Politik mit Korrekturstift

Griechenland und seinen Gläubigern läuft die Zeit davon. Tsipras will die Schuldenkrise lösen. Die Gegenseite drängt auf härtere Sparauflagen.
... Die griechische Regierung fordert, die Schulden gegenüber dem IWF und der Europäischen Zentralbank auf den Euro-Rettungsschirm ESM zu verlagern.

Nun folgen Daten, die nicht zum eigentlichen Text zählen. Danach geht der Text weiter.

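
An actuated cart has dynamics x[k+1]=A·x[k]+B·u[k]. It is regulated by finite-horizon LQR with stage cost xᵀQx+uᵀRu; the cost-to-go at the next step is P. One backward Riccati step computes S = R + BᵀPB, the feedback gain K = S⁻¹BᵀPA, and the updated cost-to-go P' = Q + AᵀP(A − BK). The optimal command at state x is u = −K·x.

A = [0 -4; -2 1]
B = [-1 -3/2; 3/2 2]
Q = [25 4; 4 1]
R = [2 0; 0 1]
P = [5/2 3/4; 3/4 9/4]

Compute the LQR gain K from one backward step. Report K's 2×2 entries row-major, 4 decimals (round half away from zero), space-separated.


-0.3245 -0.0036 -0.3934 1.1148

BᵀP = [-1.3750 2.6250; -2.2500 3.3750]
S = R + BᵀPB = [2 0; 0 1] + [5.3125 7.3125; 7.3125 10.1250] = [7.3125 7.3125; 7.3125 11.1250]
BᵀPA = [-5.2500 8.1250; -6.7500 12.3750]
K = S⁻¹·BᵀPA = [-0.3245 -0.0036; -0.3934 1.1148]
A−BK = [-0.9147 -2.3315; -0.7264 -1.2240]
AᵀP(A−BK) = [4.6406 9.0055; 9.0055 22.4845]
P' = Q + AᵀP(A−BK) = [29.6406 13.0055; 13.0055 23.4845]
tr(P') = 53.1251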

Das hätte den Vorteil, dass Athen bald fällige Milliardenrückzahlungen hinauszögern könnte – eine wichtige Erleichterung im Kampf gegen die Pleite. ... Bei den Renten ist der Streit besonders heftig. Tsipras möchte zwar die Rentenbeiträge anheben, was einer indirekten Kürzung gleichkommt. Direkte Einschnitte lehnt er jedoch ab. Genau das fordern aber die Gläubiger in ihrem Rote-Tinte-Papier, welches das Wallstreet Journal in Originalfassung veröffentlicht hat (hier die deutsche Übersetzung von der taz). So beharren sie darauf, dass ein Solidaritätsaufschlag für arme Rentner abgeschafft wird. ...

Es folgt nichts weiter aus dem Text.